O que pensaria um indivíduo do século 19, mais ignorante, atrasado e insalubre do que o Homem do Futuro, a respeito de listas de pendências e afazeres com mais de vinte itens, boa parte deles em diversos níveis de urgência, cuja realização costuma ocupar o tempo de várias refeições e noites de sono? Cuja sobrecarga cognitiva, onipresente e histérica, é travestida de mídia, computadores, smartphones, tablets e videogames. Sua potência é tamanha que, quando ausente, a sensação de vazio que deixa é enorme, a ponto de ser confundida com síndrome de abstinência.
Prega-se a multitarefa em nome de uma maior conexão com o mundo, quando são exatamente a demora e a espera que nos aproximam da realidade. Esperar por um prato pode ser um bom motivo para papear, como esperar pela conta ou por um cafezinho. Ou olhar, distraído, pela janela enquanto o avião não chega a seu destino. Citando outro trecho da mesma música: “de jangada leva uma eternidade / de saveiro leva uma encarnação / de avião é o tempo de uma saudade...”
O contato entre as pessoas toma tempo, e nesse tempo não é só informação pura e simples que se troca. Ele é tremendamente valioso, não perdido. Os papos de boteco, as festas, conversas pelo telefone, livros lidos, todo o processo educativo, tudo isso é muito rico. As demoras e as pausas são imprevisíveis no mundo de troca de informação. São o tempo no qual a vida acontece, e, através do qual, se trocam outras experiências, sensoriais, afetivas, sinestésicas , intangíveis e enriquecedoras. Deveriam até ser comemoradas.
O contrário, no entanto, é corriqueiro.
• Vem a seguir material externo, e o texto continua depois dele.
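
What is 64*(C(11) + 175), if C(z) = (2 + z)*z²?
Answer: 111872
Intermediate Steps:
C(z) = z²*(2 + z)
64*(C(11) + 175) = 64*(11²*(2 + 11) + 175) = 64*(121*13 + 175) = 64*(1573 + 175) = 64*1748 = 111872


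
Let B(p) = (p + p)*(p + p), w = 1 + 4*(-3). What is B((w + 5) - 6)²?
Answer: 331776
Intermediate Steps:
w = -11 (w = 1 - 12 = -11)
B(p) = 4*p² (B(p) = (2*p)*(2*p) = 4*p²)
B((w + 5) - 6)² = (4*((-11 + 5) - 6)²)² = (4*(-6 - 6)²)² = (4*(-12)²)² = (4*144)² = 576² = 331776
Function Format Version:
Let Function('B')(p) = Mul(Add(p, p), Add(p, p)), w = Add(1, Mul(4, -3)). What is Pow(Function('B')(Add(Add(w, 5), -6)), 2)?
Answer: 331776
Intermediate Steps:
w = -11 (w = Add(1, -12) = -11)
Function('B')(p) = Mul(4, Pow(p, 2)) (Function('B')(p) = Mul(Mul(2, p), Mul(2, p)) = Mul(4, Pow(p, 2)))
Pow(Function('B')(Add(Add(w, 5), -6)), 2) = Pow(Mul(4, Pow(Add(Add(-11, 5), -6), 2)), 2) = Pow(Mul(4, Pow(Add(-6, -6), 2)), 2) = Pow(Mul(4, Pow(-12, 2)), 2) = Pow(Mul(4, 144), 2) = Pow(576, 2) = 331776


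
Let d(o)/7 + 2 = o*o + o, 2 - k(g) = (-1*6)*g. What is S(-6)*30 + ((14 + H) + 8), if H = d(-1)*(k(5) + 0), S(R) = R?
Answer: -606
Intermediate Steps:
k(g) = 2 + 6*g (k(g) = 2 - (-1*6)*g = 2 - (-6)*g = 2 + 6*g)
d(o) = -14 + 7*o + 7*o**2 (d(o) = -14 + 7*(o*o + o) = -14 + 7*(o**2 + o) = -14 + 7*(o + o**2) = -14 + (7*o + 7*o**2) = -14 + 7*o + 7*o**2)
H = -448 (H = (-14 + 7*(-1) + 7*(-1)**2)*((2 + 6*5) + 0) = (-14 - 7 + 7*1)*((2 + 30) + 0) = (-14 - 7 + 7)*(32 + 0) = -14*32 = -448)
S(-6)*30 + ((14 + H) + 8) = -6*30 + ((14 - 448) + 8) = -180 + (-434 + 8) = -180 - 426 = -606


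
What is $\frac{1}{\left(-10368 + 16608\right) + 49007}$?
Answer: $\frac{1}{55247} \approx 1.8101 \cdot 10^{-5}$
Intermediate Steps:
$\frac{1}{\left(-10368 + 16608\right) + 49007} = \frac{1}{6240 + 49007} = \frac{1}{55247}$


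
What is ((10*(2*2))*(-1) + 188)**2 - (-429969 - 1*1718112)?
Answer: 2169985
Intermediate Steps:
((10*(2*2))*(-1) + 188)**2 - (-429969 - 1*1718112) = ((10*4)*(-1) + 188)**2 - (-429969 - 1718112) = (40*(-1) + 188)**2 - 1*(-2148081) = (-40 + 188)**2 + 2148081 = 148**2 + 2148081 = 21904 + 2148081 = 2169985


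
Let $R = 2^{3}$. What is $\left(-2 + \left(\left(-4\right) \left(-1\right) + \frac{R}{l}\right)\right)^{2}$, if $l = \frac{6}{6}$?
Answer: $100$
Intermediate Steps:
$l = 1$ ($l = 6 \cdot \frac{1}{6} = 1$)
$R = 8$
$\left(-2 + \left(\left(-4\right) \left(-1\right) + \frac{R}{l}\right)\right)^{2} = \left(-2 - \left(-4 - \frac{8}{1}\right)\right)^{2} = \left(-2 + \left(4 + 8 \cdot 1\right)\right)^{2} = \left(-2 + \left(4 + 8\right)\right)^{2} = \left(-2 + 12\right)^{2} = 10^{2} = 100$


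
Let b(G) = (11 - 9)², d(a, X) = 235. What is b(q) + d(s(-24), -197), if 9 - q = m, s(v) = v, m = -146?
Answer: 239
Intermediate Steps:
q = 155 (q = 9 - 1*(-146) = 9 + 146 = 155)
b(G) = 4 (b(G) = 2² = 4)
b(q) + d(s(-24), -197) = 4 + 235 = 239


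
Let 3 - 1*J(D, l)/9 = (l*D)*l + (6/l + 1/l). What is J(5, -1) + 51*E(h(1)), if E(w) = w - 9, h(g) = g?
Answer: -363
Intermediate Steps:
J(D, l) = 27 - 63/l - 9*D*l² (J(D, l) = 27 - 9*((l*D)*l + (6/l + 1/l)) = 27 - 9*((D*l)*l + (6/l + 1/l)) = 27 - 9*(D*l² + 7/l) = 27 - 9*(7/l + D*l²) = 27 + (-63/l - 9*D*l²) = 27 - 63/l - 9*D*l²)
E(w) = -9 + w
J(5, -1) + 51*E(h(1)) = (27 - 63/(-1) - 9*5*(-1)²) + 51*(-9 + 1) = (27 - 63*(-1) - 9*5*1) + 51*(-8) = (27 + 63 - 45) - 408 = 45 - 408 = -363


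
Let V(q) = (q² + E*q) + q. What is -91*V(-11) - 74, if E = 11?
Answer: 927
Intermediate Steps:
V(q) = q² + 12*q (V(q) = (q² + 11*q) + q = q² + 12*q)
-91*V(-11) - 74 = -(-1001)*(12 - 11) - 74 = -(-1001) - 74 = -91*(-11) - 74 = 1001 - 74 = 927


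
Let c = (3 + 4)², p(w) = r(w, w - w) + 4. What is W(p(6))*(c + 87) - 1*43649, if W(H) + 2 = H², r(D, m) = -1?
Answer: -42697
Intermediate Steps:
p(w) = 3 (p(w) = -1 + 4 = 3)
W(H) = -2 + H²
c = 49 (c = 7² = 49)
W(p(6))*(c + 87) - 1*43649 = (-2 + 3²)*(49 + 87) - 1*43649 = (-2 + 9)*136 - 43649 = 7*136 - 43649 = 952 - 43649 = -42697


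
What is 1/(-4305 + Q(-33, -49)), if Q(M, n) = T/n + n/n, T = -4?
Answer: -49/210892 ≈ -0.00023235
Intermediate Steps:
Q(M, n) = 1 - 4/n (Q(M, n) = -4/n + n/n = -4/n + 1 = 1 - 4/n)
1/(-4305 + Q(-33, -49)) = 1/(-4305 + (-4 - 49)/(-49)) = 1/(-4305 - 1/49*(-53)) = 1/(-4305 + 53/49) = 1/(-210892/49) = -49/210892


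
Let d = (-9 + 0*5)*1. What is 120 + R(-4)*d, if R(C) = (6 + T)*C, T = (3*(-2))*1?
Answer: 120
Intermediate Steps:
T = -6 (T = -6*1 = -6)
R(C) = 0 (R(C) = (6 - 6)*C = 0*C = 0)
d = -9 (d = (-9 + 0)*1 = -9*1 = -9)
120 + R(-4)*d = 120 + 0*(-9) = 120 + 0 = 120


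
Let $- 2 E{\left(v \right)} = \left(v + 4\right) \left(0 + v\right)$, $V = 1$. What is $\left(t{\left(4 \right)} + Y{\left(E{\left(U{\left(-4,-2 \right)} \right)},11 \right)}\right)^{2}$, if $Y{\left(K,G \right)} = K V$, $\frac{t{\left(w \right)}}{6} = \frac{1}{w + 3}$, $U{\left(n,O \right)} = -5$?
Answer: $\frac{529}{196} \approx 2.699$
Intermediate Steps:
$t{\left(w \right)} = \frac{6}{3 + w}$ ($t{\left(w \right)} = \frac{6}{w + 3} = \frac{6}{3 + w}$)
$E{\left(v \right)} = - \frac{v \left(4 + v\right)}{2}$ ($E{\left(v \right)} = - \frac{\left(v + 4\right) \left(0 + v\right)}{2} = - \frac{\left(4 + v\right) v}{2} = - \frac{v \left(4 + v\right)}{2}$)
$Y{\left(K,G \right)} = K$ ($Y{\left(K,G \right)} = K 1 = K$)
$\left(t{\left(4 \right)} + Y{\left(E{\left(U{\left(-4,-2 \right)} \right)},11 \right)}\right)^{2} = \left(\frac{6}{3 + 4} - - \frac{5 \left(4 - 5\right)}{2}\right)^{2} = \left(\frac{6}{7} - \left(- \frac{5}{2}\right) \left(-1\right)\right)^{2} = \left(6 \cdot \frac{1}{7} - \frac{5}{2}\right)^{2} = \left(\frac{6}{7} - \frac{5}{2}\right)^{2} = \left(- \frac{23}{14}\right)^{2} = \frac{529}{196}$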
No dia-a-dia das grandes cidades enormes barbaridades são cometidas no trânsito em nome de uma incurável ansiedade. Sem falar do desespero quando o celular não funciona, a irritação que surge quando não se consegue atingir um padrão ideal - de beleza, de físico, de inteligência, de eficiência. Ao igualar o real ao eficiente, perpetuamos uma idéia positivista em que a aceleração (progresso) é o principal objetivo da vida como um todo (ordem) e, assim, minimizamos o valor do contato humano.
É engraçado ver como as mesmas pessoas que cultivam a “eficiência” do tempo real se apaixonam por cidades pequenas e reclamam por uma melhor qualidade de vida. Ora, por que esse tempo não-instantâneo não é percebido como pausa para a reflexão?
Plantas para crescer levam tempo. Flores são bonitas porque são efêmeras e demandam cuidado. O pôr-do-sol dura poucos minutos e só aparece uma vez por dia. E é muito mais bonito que o céu inteiro cor de laranja, como acontece algumas vezes em cidades poluídas.
Ao sobrevoarmos as paisagens informativas digitais com a velocidade de um caça supersônico temos a impressão de que a cultura se enriquece, quando o que acontece é exatamente o contrário: nos tornamos depósitos de dados e citações impensadas, não refletidas. Ao entrarmos em uma corrida frenética em busca de informação abandonamos o tempo e nos distanciamos cada vez mais da experiência. Não me parece muito lógico.
Isso dá o que pensar. Pois no fundo nada do que se vê ao redor é real, a não ser a nossa disposição a aceitá-lo. Tudo é derivado da percepção, inclusive as interfaces, os computadores, todas as três dimensões, o amor, a beleza. Há quase quinhentos anos Shakespeare já previra que, como o tecido imaterial dessa visão, as torres arranha-céus, os palácios maravilhosos, os templos solenes, o grande globo em si e tudo a que ele pertence, se dissolviria e não deixaria rastros. Como ele definiu, nós somos a matéria do que os sonhos são feitos. Pena que nossa frágil vida é consumida pela interface.